February 3, 2009 - 9:49 pm - by Richard Fernandez
Willie G
2009-02-04 07:26:30

Part of the problem, I think, is related to the ability to assess risk. There has been a trend over the past 30+ years to try and quantify risk. As we all know, the interest rate charged on any given loan reflects the assessment of the risk by the lended – the more risk, the higher the interest rate charged as a result.

Back in the day, lenders knew their borrowers personally, or by reputation, and lent money accordingly. With the rise of state and federal regulation and oversight, the auditors/regulators did not know the borrower as well as the lender did and therefore wanted/demanded a quantifiable indicator of the risk – hence the rise of the “credit score” as a suitable metric.
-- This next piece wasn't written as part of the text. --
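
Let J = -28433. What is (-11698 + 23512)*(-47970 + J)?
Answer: -902625042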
The dependence on this and other metrics meant that a loan, or group of loans, could then be packaged in such a way as to statistically reduce the risk to near zero – which opened a secondary market far removed from the initial borrower and lender.

Now we are seeing the results of those policies. Reducing risk statistically does NOT eliminate it. When there are enough risky loans, and when they fail as they must due to the feeble financial underpinings of that particular loan, it is enough to bring the system down.

Further, those lenders who have joined the business recently have no knowledge of how to assess risk without using the metrics – they never learned how to do the math without using a calculator, as it were. So, they are sitting on they bailout money, waiting for the regulators to tell them how to do their job or perhaps to relax the rules so that they can go back to the old fashioned way of doing their job.

It is a standoff of the first order.